January
OK, two pictures, both by E. Jason Wambsgans. The first, of Lake Shore Drive, would be my guess for most-viewed Tribune picture of the year.
But I really like this eerie, surreal shot of the same scene:
I came in the day after the epic Chicago blizzard—which began on January 31—even though the office was closed, since it was my first week on the job, and wrote a long post about my favorite Chicago political myth and weather myth, which by my calculations makes it the ultimate Chicago story): how the blizzard of 1979 killed Mayor Bilandic's political career. The most interesting (to me at least) thing I found was how an engineering flaw in the CTA cars in use at the time crippled the rolling stock, leading to spotty service, leading to charges that the CTA's contingency plan was racially biased.

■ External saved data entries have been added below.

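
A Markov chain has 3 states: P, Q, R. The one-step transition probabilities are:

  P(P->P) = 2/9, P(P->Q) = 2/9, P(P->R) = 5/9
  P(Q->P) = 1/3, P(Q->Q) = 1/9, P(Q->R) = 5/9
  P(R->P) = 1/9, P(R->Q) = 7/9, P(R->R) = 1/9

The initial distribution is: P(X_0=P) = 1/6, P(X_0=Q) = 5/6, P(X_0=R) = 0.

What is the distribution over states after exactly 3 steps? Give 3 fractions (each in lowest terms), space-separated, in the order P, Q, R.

Answer: 1073/4374 1471/4374 305/729

Derivation:
Propagating the distribution step by step (d_{t+1} = d_t * P):
d_0 = (P=1/6, Q=5/6, R=0)
  d_1[P] = 1/6*2/9 + 5/6*1/3 + 0*1/9 = 17/54
  d_1[Q] = 1/6*2/9 + 5/6*1/9 + 0*7/9 = 7/54
  d_1[R] = 1/6*5/9 + 5/6*5/9 + 0*1/9 = 5/9
d_1 = (P=17/54, Q=7/54, R=5/9)
  d_2[P] = 17/54*2/9 + 7/54*1/3 + 5/9*1/9 = 85/486
  d_2[Q] = 17/54*2/9 + 7/54*1/9 + 5/9*7/9 = 251/486
  d_2[R] = 17/54*5/9 + 7/54*5/9 + 5/9*1/9 = 25/81
d_2 = (P=85/486, Q=251/486, R=25/81)
  d_3[P] = 85/486*2/9 + 251/486*1/3 + 25/81*1/9 = 1073/4374
  d_3[Q] = 85/486*2/9 + 251/486*1/9 + 25/81*7/9 = 1471/4374
  d_3[R] = 85/486*5/9 + 251/486*5/9 + 25/81*1/9 = 305/729
d_3 = (P=1073/4374, Q=1471/4374, R=305/729)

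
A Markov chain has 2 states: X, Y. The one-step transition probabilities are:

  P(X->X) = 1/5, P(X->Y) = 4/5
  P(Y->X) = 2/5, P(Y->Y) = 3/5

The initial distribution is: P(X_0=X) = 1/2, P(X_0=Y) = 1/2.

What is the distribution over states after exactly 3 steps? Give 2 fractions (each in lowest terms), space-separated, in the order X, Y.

Propagating the distribution step by step (d_{t+1} = d_t * P):
d_0 = (X=1/2, Y=1/2)
  d_1[X] = 1/2*1/5 + 1/2*2/5 = 3/10
  d_1[Y] = 1/2*4/5 + 1/2*3/5 = 7/10
d_1 = (X=3/10, Y=7/10)
  d_2[X] = 3/10*1/5 + 7/10*2/5 = 17/50
  d_2[Y] = 3/10*4/5 + 7/10*3/5 = 33/50
d_2 = (X=17/50, Y=33/50)
  d_3[X] = 17/50*1/5 + 33/50*2/5 = 83/250
  d_3[Y] = 17/50*4/5 + 33/50*3/5 = 167/250
d_3 = (X=83/250, Y=167/250)

Answer: 83/250 167/250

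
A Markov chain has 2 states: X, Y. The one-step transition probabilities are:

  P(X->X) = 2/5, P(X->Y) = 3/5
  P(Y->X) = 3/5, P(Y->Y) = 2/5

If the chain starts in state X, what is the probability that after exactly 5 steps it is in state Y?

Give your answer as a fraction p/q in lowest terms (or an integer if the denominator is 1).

Computing P^5 by repeated multiplication:
P^1 =
  X: [2/5, 3/5]
  Y: [3/5, 2/5]
P^2 =
  X: [13/25, 12/25]
  Y: [12/25, 13/25]
P^3 =
  X: [62/125, 63/125]
  Y: [63/125, 62/125]
P^4 =
  X: [313/625, 312/625]
  Y: [312/625, 313/625]
P^5 =
  X: [1562/3125, 1563/3125]
  Y: [1563/3125, 1562/3125]

(P^5)[X -> Y] = 1563/3125

Answer: 1563/3125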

Not that all the CTA problems were Bilandic's fault per se. In a long and fascinating analysis of the CTA's problems published on February 4th, David Young discovered that many of the service's problems were years in the making. As the agency added ground-level routes (like the expressway lines) to its elevated lines, snow, ice, and salt became a greater problem—in part because of mere passage but also because it exposed the engines to to the wintry mix through vents designed to cool the engines. And this design flaw led, in part, to the fateful El closures.
A lot of things led to Bilandic's downfall, not least his fumbling public performance. But the vents on CTA engines helped bring down a mayor.